If at any time during the entire series you will exceed 8 hours flight time from "that minute back 24 hours," you cannot fly the trip single-pilot.

If you might exceed 8 hours, but not more than 10 hours in ANY 24-hour lookback (from that minute back 24 hours) then you may fly with a QUALIFIED crewmember (trained,checked,current - by your operator in the capacity - PIC/SIC & right-seat/left-seat in the aircraft make/model - they will function.)

ALL COMMERCIAL FLYING counts in this lookback. If you conducted FREE flight instruction for a friend last night, you better be able to prove you were not compensated in any way. Even then, the FAA will likely rule that you have excercised the privilages of your commercial certificate, therefore it was COMMERCIAL FLYING.

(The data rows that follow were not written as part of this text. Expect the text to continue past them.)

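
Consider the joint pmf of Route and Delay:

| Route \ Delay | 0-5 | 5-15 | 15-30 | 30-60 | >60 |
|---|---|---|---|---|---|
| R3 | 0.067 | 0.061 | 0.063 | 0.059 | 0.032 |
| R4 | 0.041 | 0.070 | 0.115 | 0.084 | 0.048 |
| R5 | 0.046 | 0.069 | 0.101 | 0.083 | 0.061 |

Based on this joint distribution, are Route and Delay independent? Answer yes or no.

no

P(Route=R3) = 0.282 and P(Delay=0-5) = 0.154, so their product is 0.04343, but P(Route=R3, Delay=0-5) = 0.067. Since these differ, Route and Delay are not independent.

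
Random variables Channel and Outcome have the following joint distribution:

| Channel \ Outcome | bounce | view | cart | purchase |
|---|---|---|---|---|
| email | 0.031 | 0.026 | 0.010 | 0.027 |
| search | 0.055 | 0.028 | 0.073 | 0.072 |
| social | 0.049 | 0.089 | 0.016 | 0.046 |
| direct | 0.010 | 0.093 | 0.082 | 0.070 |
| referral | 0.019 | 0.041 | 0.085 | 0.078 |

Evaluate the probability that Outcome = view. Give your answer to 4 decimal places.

0.2770

P(Outcome=view) = 0.026 + 0.028 + 0.089 + 0.093 + 0.041 = 0.277.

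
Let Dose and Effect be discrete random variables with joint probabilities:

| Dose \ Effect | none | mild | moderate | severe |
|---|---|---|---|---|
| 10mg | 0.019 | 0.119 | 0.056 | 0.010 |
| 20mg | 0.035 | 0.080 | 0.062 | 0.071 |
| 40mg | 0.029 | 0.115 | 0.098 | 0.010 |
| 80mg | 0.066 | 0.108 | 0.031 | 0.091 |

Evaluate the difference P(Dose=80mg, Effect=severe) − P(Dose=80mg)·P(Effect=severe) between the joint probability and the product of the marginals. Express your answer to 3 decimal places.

0.037

P(Dose=80mg) = 0.066 + 0.108 + 0.031 + 0.091 = 0.296.
P(Effect=severe) = 0.010 + 0.071 + 0.010 + 0.091 = 0.182.
P(Dose=80mg, Effect=severe) − P(Dose=80mg)P(Effect=severe) = 0.091 − 0.296×0.182 = 0.037.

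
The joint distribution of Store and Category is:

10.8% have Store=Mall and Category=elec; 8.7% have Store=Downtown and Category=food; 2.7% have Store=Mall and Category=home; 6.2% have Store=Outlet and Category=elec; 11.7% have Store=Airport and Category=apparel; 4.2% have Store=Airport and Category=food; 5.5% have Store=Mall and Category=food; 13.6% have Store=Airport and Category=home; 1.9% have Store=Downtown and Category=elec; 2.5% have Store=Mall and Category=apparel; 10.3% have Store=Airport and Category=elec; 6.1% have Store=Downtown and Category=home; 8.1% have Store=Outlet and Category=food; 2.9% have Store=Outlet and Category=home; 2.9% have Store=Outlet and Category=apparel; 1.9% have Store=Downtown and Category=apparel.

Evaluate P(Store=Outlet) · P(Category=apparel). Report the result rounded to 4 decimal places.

P(Store=Outlet) = 0.081 + 0.029 + 0.062 + 0.029 = 0.201.
P(Category=apparel) = 0.019 + 0.025 + 0.117 + 0.029 = 0.190.
Product: 0.201 × 0.190 = 0.0382.

0.0382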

As stated above, remember that for every minute you fly today, you MAY BE losing a minute off of yesterday's flying - it's a matter of timing (looking from this minute back 24 hours).

14 hour PRE-PLANNED duty day should be handed to you in writing before you start it. If given an itinerary where everything is planned for a legal completion, the 14 hours may be exceeded when circumstances arise which are beyond the control of the pilot and company. Example: Most FAA legal findings have allowed the operator to complete the series when the passengers agreed to a specific departure time and then "got stuck in traffic" for an extra (reasonable) period.

The 8 (or 10) hours flying rules may be exceeded if, again, TRULY beyond the control of the pilot and company. Example: holding in UNFORECAST/UNEXPECTED conditions for an extra 20 minutes.

Exceeding any flight or duty time needs to result in an extended rest period.

To be safe, just go with 16 hours ANY TIME your 14 hour duty day is exceeded. EVEN when the day in question is ALL PART 91. Just because you can legally accept stupid-long days as a corporate pilot, does not mean you are legal to begin flying Part 135 on "10 hours" rest. Apply part 135 rules to Part 91 day finish-ups, to be safe and legal.

PM me with any questions - I'll be glad to go into greater detail.

ClassG
 
14 hour PRE-PLANNED duty day should be handed to you in writing before you start it.

Not true. No such requirement exists, nor is it possible in most cases involving on-demand charter. For pilots operating on a regular schedule, the 14 hour duty period is known, but what may occur during that period often is not. For pilots not on a regular schedule, no 14 hour duty day exists (only a look-back rest requirement [read the thread and link above]).

Childish flamebait.

Possibly, but the poster is correct. Follow the link provided above for more detail, as I'm really tired of posting it over and over and over...
 
It's not too complicated, but look at the link that Avbug posted.

The only thing to look out for is the tail-end positioning. You are allowed to do that part91, without the 135 "restrictions" but to home-base. If you decide to use that as a pre-position for a flight the next day and the start of that135 flight is not home base, you'd better cound the tail end as 135 too.. this is open for interpretation. But might get you into trouble if looked into.